When our hero the lizard (and I really was gunning for him to devour everyone and anything
in this piece of crap movie) is proclaimed dead, it's an immediate all clear? Sure, return
to Beirut...no problem.
-- Augie Harrigan
Personally, I liked the equating of the Hudson River and the Atlantic Ocean. Since when
is any modern sub (let alone three) able enter and maneuver successfully in a river that's
barely deep enough to accomodate cruise ships.
-- Mac Snyder
Wow, Godzilla attacks the city, takes down a few buidlings, stomps cars, etc, etc, and
there's not ONE DEAD BODY!!! I challenge you to find one dead body on screen! Where are
the fire engines? The ambulances?
-- Blofeld
Ok, this is a bit more specific, than, say, why not make a nest somewhere the missle
dropping, helicopter flying tiny humans live, but for those who know anything about
military gear, the planes fired anti-SHIP missles at Mad. Sq. Garden to sink (?) the nest.
Why? Because they look cool. Just like every B- Sci-Fi flick uses paintball guns to look
"futuristic."
-- Matt Edmonds
Nobody else got this one, so I'll step in here. Blondie finally gets her moment in the
spotlight with her "Live from Godzilla Square Garden" scoop, easily the story of
the century. A quick goo-goo eyed interview with dorkboy, a quick shot of the nursery, and
then she signs off, giving the whole story slightly less air time than a human
interest piece on a local crafts fair. Any real reporter would have kept broadcasting till
the camera was eaten.
-- L. Fitzgerald Sjöberg
Whenever my factory ship gets attacked in the middle of the Pacific in moderately bad weather, and its [sic, dammit, there's no apostrophe in the possessive] hull's integrity was breached with several massive gashes, it doesn't bob merrily across the waves and get deposited high and dry on a beach.
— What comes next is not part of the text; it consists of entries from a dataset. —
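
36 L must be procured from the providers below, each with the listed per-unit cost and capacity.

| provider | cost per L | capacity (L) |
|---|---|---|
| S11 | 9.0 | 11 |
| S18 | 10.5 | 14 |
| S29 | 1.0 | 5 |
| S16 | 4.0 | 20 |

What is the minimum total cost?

184

Use providers in increasing cost order.
Take 5 from S29 at 1.0 — need 31 more.
Take 20 from S16 at 4.0 — need 11 more.
Take 11 from S11 at 9.0 — need 0 more.
S18: unused.
Cost = 5×1.0 + 20×4.0 + 11×9.0 = 184.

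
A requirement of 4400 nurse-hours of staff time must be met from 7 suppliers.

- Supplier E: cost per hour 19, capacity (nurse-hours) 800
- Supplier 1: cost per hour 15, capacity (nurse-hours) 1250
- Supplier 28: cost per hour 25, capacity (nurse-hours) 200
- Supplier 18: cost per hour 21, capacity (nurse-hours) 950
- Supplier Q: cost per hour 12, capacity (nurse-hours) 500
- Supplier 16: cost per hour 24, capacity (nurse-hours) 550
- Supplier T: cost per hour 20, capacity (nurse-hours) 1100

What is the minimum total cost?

77700

Fill from the cheapest supplier first.
Take 500 from Supplier Q at 12 ; need 3900 more.
Take 1250 from Supplier 1 at 15 ; need 2650 more.
Take 800 from Supplier E at 19 ; need 1850 more.
Supplier T at 20: take all 1100 nurse-hours ; 750 still needed.
Take 750 from Supplier 18 at 21 to finish.
Supplier 16, Supplier 28: unused.
Cost = 500×12 + 1250×15 + 800×19 + 1100×20 + 750×21 = 77700.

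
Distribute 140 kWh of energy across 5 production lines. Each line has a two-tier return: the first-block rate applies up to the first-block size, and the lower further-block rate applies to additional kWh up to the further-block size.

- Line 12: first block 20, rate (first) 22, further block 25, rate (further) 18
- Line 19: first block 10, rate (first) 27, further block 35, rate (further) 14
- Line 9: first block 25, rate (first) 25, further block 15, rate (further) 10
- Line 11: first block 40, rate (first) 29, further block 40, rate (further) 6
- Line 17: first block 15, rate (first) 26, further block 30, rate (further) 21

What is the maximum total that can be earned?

3515

Order all 10 blocks by rate: Line 11/first 29 > Line 19/first 27 > Line 17/first 26 > Line 9/first 25 > Line 12/first 22 > Line 17/second 21 > Line 12/second 18 > Line 19/second 14 > Line 9/second 10 > Line 11/second 6.
Line 11 first at 29: fill all 40 ; 100 left.
Line 19 first at 27: fill all 10 ; 90 left.
Line 17/first (26): +15 ; 75 left.
Fill Line 9 first block (25 at 25) ; 50 left.
Line 12/first (22): +20 ; 30 left.
Line 17/second (21): +30 ; 0 left.
Total = 29×40 + 27×10 + 26×15 + 25×25 + 22×20 + 21×30 = 3515.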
No, my factory ship, and indeed, 4 out of 5 ships surveyed, recommend sinking under these circumstances. -- Eric Slosser
Did the prop master run out of non-black umbrellas? -- Eric Slosser
Godzilla-Raptor's most impressive ability is being able to grow and shrink as needed.
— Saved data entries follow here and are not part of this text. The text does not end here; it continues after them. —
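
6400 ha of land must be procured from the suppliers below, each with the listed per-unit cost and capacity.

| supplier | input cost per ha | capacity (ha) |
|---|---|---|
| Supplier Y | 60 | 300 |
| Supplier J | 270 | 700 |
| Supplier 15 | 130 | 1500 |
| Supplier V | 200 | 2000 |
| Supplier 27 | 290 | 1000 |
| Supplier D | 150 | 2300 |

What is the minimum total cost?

1039000

Fill from the cheapest supplier first.
Take 300 from Supplier Y at 60 — need 6100 more.
Supplier 15 at 130: take all 1500 ha — 4600 still needed.
Take 2300 from Supplier D at 150 — need 2300 more.
Supplier V at 200: take all 2000 ha — 300 still needed.
Supplier J (270): take the remaining 300 — done.
Supplier 27: unused.
Cost = 300×60 + 1500×130 + 2300×150 + 2000×200 + 300×270 = 1039000.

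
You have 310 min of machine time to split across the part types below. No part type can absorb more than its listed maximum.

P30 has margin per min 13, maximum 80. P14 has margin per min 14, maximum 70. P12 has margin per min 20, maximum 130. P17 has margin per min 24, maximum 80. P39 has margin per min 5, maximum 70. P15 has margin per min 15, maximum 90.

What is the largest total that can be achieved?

Highest margin per min first: P17 24 > P12 20 > P15 15 > P14 14 > P30 13 > P39 5.
P17: +80 to 80 (cap) ; 230 left.
P12: +130 to 130 (cap) ; 100 left.
P15 takes 90 to reach its cap of 90 ; 10 left.
Only 10 left; P14 takes them to reach 10.
Total = 14×10 + 20×130 + 24×80 + 15×90 = 6010.

6010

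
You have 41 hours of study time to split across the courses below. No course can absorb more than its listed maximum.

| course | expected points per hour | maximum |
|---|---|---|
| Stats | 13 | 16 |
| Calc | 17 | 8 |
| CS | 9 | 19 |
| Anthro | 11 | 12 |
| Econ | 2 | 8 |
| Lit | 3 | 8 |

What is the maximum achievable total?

Rank by expected points per hour: Calc 17 > Stats 13 > Anthro 11 > CS 9 > Lit 3 > Econ 2.
Calc takes 8 to reach its cap of 8 — 33 left.
Give Stats 16 to hit its cap of 16 — 17 left.
Give Anthro 12 to hit its cap of 12 — 5 left.
Only 5 left; CS takes them to reach 5.
Total = 13×16 + 17×8 + 9×5 + 11×12 = 521.

521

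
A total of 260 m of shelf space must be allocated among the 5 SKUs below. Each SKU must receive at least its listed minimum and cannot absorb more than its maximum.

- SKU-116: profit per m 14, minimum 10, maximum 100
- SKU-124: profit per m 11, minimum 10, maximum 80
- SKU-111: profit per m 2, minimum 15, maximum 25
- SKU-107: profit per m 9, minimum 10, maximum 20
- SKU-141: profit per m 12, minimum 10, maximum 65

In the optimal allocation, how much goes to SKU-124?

70

Meeting every minimum uses 10+10+15+10+10 = 55 m, leaving 205.
Highest profit per m first: SKU-116 14 > SKU-141 12 > SKU-124 11 > SKU-107 9 > SKU-111 2.
SKU-116 takes 90 more to reach its cap of 100 → 115 left.
SKU-141 takes 55 more to reach its cap of 65 → 60 left.
SKU-124: +60 (room for 70) → 70. Pool exhausted.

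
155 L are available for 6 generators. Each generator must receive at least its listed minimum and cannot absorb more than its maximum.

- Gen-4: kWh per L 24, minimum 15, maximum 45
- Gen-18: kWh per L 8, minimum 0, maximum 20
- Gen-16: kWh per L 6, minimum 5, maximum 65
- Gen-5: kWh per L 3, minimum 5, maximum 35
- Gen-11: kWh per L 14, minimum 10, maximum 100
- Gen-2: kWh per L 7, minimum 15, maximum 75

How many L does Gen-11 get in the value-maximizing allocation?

Meeting every minimum uses 15+0+5+5+10+15 = 50 L, leaving 105.
Rank by kWh per L: Gen-4 24 > Gen-11 14 > Gen-18 8 > Gen-2 7 > Gen-16 6 > Gen-5 3.
Gen-4 takes 30 more to reach its cap of 45 — 75 left.
Gen-11 has room for 90 more but only 75 remain, so it gets 85.

85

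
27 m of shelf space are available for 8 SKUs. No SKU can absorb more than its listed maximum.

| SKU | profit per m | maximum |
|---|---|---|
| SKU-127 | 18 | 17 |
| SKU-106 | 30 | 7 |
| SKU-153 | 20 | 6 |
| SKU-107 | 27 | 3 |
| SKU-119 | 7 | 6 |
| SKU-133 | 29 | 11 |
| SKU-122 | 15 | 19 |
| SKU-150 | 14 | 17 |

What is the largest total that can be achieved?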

Running through buildings, he is relatively small and nimble, eating fish in Central Park,
he is bigger than all the buildings.
-- Scott Demond
Godzilla stomps, cars shake. Godzilla stomps, telephone poles stay perfectly still. No
one can find Godzilla, not even with a seismograph.
-- qma3x
How come, when Gojira was really far away, every taxi cab and police car within miles
was bouncing three feet into the air, and then when GZ was right on Ferris's butt in the
Taxi, it had a fairly smooth ride? Also, did all that happen in one night? The sky never
got light. If so, then they got all the residents out in one day? Where were all the
traffic jams that we saw in Deep Impact (tm)?
-- George
Okay Godzilla is highly radioactive, so are his footprints, the boat he eats and the
people on it, yet they are walking in the foot prints, climbing on the boat and
interviewing the survivors without protections next thing you know they will mutate into
huge humans with 7 hands and will be able to have babies by clicking their heels
-- fubu
I knew the military was cuttign costs, but when did they get rid of a backseater in
Apache's? Did they jsut get a really good auto-pilot?
-- Mark Smith
Ok, we know about Godzilla, we have an idea of where he's headed, so why don't we
intercept him? We've got tons of ships out in the Atlantic, yet none of the do anything!